The majority disagrees with only that latter conclusion, Justice Thomas says, by ruling that “nothing abrogates petitioner’s immunity, but it ‘assume[s] without deciding’ the logically antecedent question whether petitioner enjoys that immunity in the first place.” In doing so, the majority effectively decides the outcome of this case, according to the dissent. In contrast, Justice Thomas writes, “[b]ecause I would reach the antecedent question and hold that petitioner lacks the only immunity it has ever asserted, I respectfully dissent.”
The dissent states that when the oversight board asked the Supreme Court to review the lower courts’ holding that Puerto Rico enjoys state sovereign immunity, but the oversight board’s immunity was abrogated, CPI once again raised its lead argument, pointing out that the Court logically could not reverse the First Circuit’s judgment without first addressing whether the oversight board “actually has the immunity that the Board claims has not been abrogated.” Justice Thomas states that CPI could not have done anything more to preserve its antecedent, dispositive argument.
Justice Thomas argues that the majority nevertheless “skips [the argument] entirely” by “‘assum[ing] without deciding that Puerto Rico is immune from suit in federal district court’ - while also deciding that PROMESA does not abrogate that assumed immunity.” He insists that the majority “effectively consign[ed] CPI’s case to the dustbin” by remanding the proceeding back to the First Circuit, where precedent will dictate the outcome. “CPI might be forgiven for wondering whether we granted certiorari
only insofar as our review would favor the Board,” Justice Thomas remarks.
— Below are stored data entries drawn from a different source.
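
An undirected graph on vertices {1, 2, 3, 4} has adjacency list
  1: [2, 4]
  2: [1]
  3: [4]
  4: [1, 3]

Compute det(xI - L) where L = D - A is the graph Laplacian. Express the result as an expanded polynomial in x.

x^4 - 6x^3 + 10x^2 - 4x

Reading degrees in the order [1, 2, 3, 4] gives [2, 1, 1, 2]; set D = diag(2, 1, 1, 2) and form L = D - A. Computing det(xI - L) by cofactor expansion (or equivalently via sum-over-permutations) gives x^4 - 6x^3 + 10x^2 - 4x. The constant term is 0 because L is singular (the all-ones vector lies in its kernel). There is one zero in the spectrum, matching the 1 component.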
The dissent explains that the majority “‘agreed to tackle only the abrogation question.’” Justice Thomas counters that it makes no sense to analyze whether PROMESA abrogates state sovereign immunity without first determining if that immunity is implicated at all. “Because I think the Court has a duty to pass upon issues that are fairly presented, preserved by the parties, and necessary to support its judgment, I would consider whether the Board has the immunity it asserts,” Justice Thomas writes.
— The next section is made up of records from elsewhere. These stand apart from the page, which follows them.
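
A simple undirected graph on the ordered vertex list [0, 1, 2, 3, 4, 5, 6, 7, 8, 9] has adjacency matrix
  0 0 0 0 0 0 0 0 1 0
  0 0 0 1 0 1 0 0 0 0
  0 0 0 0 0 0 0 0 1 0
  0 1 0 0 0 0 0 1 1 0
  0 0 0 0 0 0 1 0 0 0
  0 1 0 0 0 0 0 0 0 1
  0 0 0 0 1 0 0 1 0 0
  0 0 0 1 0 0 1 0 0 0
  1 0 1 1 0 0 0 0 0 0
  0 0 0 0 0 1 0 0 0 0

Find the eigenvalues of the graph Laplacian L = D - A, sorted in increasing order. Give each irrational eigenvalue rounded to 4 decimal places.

Reading degrees in the order [0, 1, 2, 3, 4, 5, 6, 7, 8, 9] gives [1, 2, 1, 3, 1, 2, 2, 2, 3, 1]; set D = diag(1, 2, 1, 3, 1, 2, 2, 2, 3, 1) and form L = D - A. L is symmetric positive semidefinite, so every eigenvalue is real and nonnegative. The eigenvalues sum to 18, which equals trace(L) = 2|E|.

[0, 0.1981, 0.2375, 1, 1, 1.5550, 2.5634, 3.2470, 3.4832, 4.7159]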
The dissent begins its analysis with the assumption that the oversight board’s asserted sovereign immunity is the immunity inherent in the 50 states, rather than the Eleventh Amendment of the U.S. Constitution. Contrary to the First Circuit, Justice Thomas does not assume the Eleventh Amendment sovereign immunity applies because the plain text of the amendment applies only to lawsuits brought against a state by citizens of another state. Because CPI is a resident of Puerto Rico, Justice Thomas says that he can “only assume that the Board and the First Circuit meant to refer to the sovereign immunity that is inherent in the 50 States.”
The dissent notes that here, “all sides agree” that Puerto Rico is a territory, not a state, and therefore “it is difficult to see how the same inherent sovereign immunity that the States enjoy in federal court would apply to Puerto Rico.” Although the United States has urged the Court to hold that Puerto Rico holds a form of “common-law immunity” that could be invoked in federal court, Justice Thomas finds that the oversight board has, “at every stage, argued only that it possesses the same immunity as States.” “That argument appears untenable,” the dissent finds.
Justice Thomas concludes that as the party asserting an immunity, the oversight board should have the burden of establishing its immunity. “Because the Board has failed to do so, I would rule in CPI’s favor and affirm the judgment below.”